La condanna a 13 anni e due mesi inflitta dal Tribunale di Locri a Mimmo Lucano divide l’Italia. A far discutere, ad esempio, il fatto che il giudice ha raddoppiato la pena rispetto alle richieste del pm. Ma sono 19 i capi di imputazione per i quali l’ex sindaco di Riace è stato ritenuto colpevole nel processo “Xenia”, che si è concluso in primo grado. Il presidente del Tribunale, Fulvio Accurso, dopo tre giorni di camera di consiglio, lo ha condannato per tutti quei reati che riguardano la gestione del denaro pubblico. Mimmo Lucano è stato invece assolto dall’accusa di concussione, tre truffe aggravate, un peculato e due falsi. In particolare, è stato ritenuto innocente per la vicenda dei cosiddetti matrimoni “di comodo” e non ha commesso il reato di aver favorito l’immigrazione clandestina.
Dunque, perché Mimmo Lucano è stato condannato? Per i giudici dietro quel “modello di Riace” c’era un’associazione a delinquere di cui Mimmo Lucano sarebbe stato il promotore. Dalle indagini condotte dalla Guardia di Finanza è emerso che questo sodalizio, di cui lui era il “dominus”, aveva l’obiettivo di «un numero indeterminato di delitti contro la pubblica amministrazione, la fede pubblica e il patrimonio».
MIMMO LUCANO: ANCHE TRUFFE E PECULATO
Si parla di «indebite rendicontazioni al Servizio centrale dello Sprar e alla Prefettura» attraverso le quali Mimmo Lucano «in qualità di pubblico ufficiale», e in concorso con i presidenti degli enti che gestivano i progetti Sprar e Cas, avrebbe procurato «un ingiusto vantaggio patrimoniale pari a 2 milioni e 300 mila euro» alle associazioni che si occupavano dell’assistenza ai migranti. Da qui l’accusa di abuso d’ufficio che poi è stata riqualificata in truffa aggravata, reato che per i giudici l’ex sindaco di Riace avrebbe commesso nove volte dal 2014 al 2016. Ad esempio, quando avrebbe rendicontato le derrate alimentari destinate ai minori stranieri non accompagnati, usate invece «per fini privati», ma anche quando doveva certificare le schede carburante dell’associazione “Città futura” e le prestazioni di “Welcome”. Ma è stato condannato anche per peculato: avrebbe speso 251mila euro per acquistare arredi e ristrutturare tre case e un frantoio con soldi pubblici che erano destinati invece all’accoglienza dei rifugiati.
“SOLDI DISTRATTI IN MODO SISTEMATICO”
Le motivazioni della sentenza di condanna di Mimmo Lucano saranno disponibili entro 90 giorni ma, come riporta il Fatto Quotidiano, per il Tribunale di Locri quei soldi sarebbero stati distratti «in modo sistematico». Come i 531mila euro prelevati in contanti, senza alcuna giustificazione, dai conti correnti delle associazioni.
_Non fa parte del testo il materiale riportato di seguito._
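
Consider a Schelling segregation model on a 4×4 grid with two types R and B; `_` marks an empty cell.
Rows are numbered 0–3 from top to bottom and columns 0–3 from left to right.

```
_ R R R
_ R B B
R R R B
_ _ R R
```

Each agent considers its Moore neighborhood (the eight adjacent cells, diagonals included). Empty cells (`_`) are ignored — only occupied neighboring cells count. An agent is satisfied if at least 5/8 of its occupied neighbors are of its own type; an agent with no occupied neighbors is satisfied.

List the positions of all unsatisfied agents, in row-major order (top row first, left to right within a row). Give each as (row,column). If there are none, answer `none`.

Row 0: (0,1)R 2/3 ✓ · (0,2)R 3/5 ✗ · (0,3)R 1/3 ✗
Row 1: (1,1)R 5/6 ✓ · (1,2)B 2/8 ✗ · (1,3)B 2/5 ✗
Row 2: (2,0)R 2/2 ✓ · (2,1)R 4/5 ✓ · (2,2)R 4/7 ✗ · (2,3)B 2/5 ✗
Row 3: (3,2)R 3/4 ✓ · (3,3)R 2/3 ✓

(0,2), (0,3), (1,2), (1,3), (2,2), (2,3)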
Quei soldi sarebbero stati usati anche per un viaggio in Argentina e per finanziare i centri estivi a Riace. Inoltre, è stato condannato per una falsa certificazione rilasciata alla Siae, ma non è neppure l’unico falso. Ce n’è un altro, relativo al rilascio di una carta di identità ad un migrante, e uno sulla certificazione dei controlli relativi ai rendiconti di spesa delle associazioni. Nella condanna – spiega il Fatto Quotidiano – rientrano anche due abusi d’ufficio: non faceva riscuotere all’ufficio anagrafe i diritti per il rilascio delle carte di identità e aveva affidato la raccolta dei rifiuti a due cooperative che usavano gli asinelli ma che non erano iscritte all’albo regionale.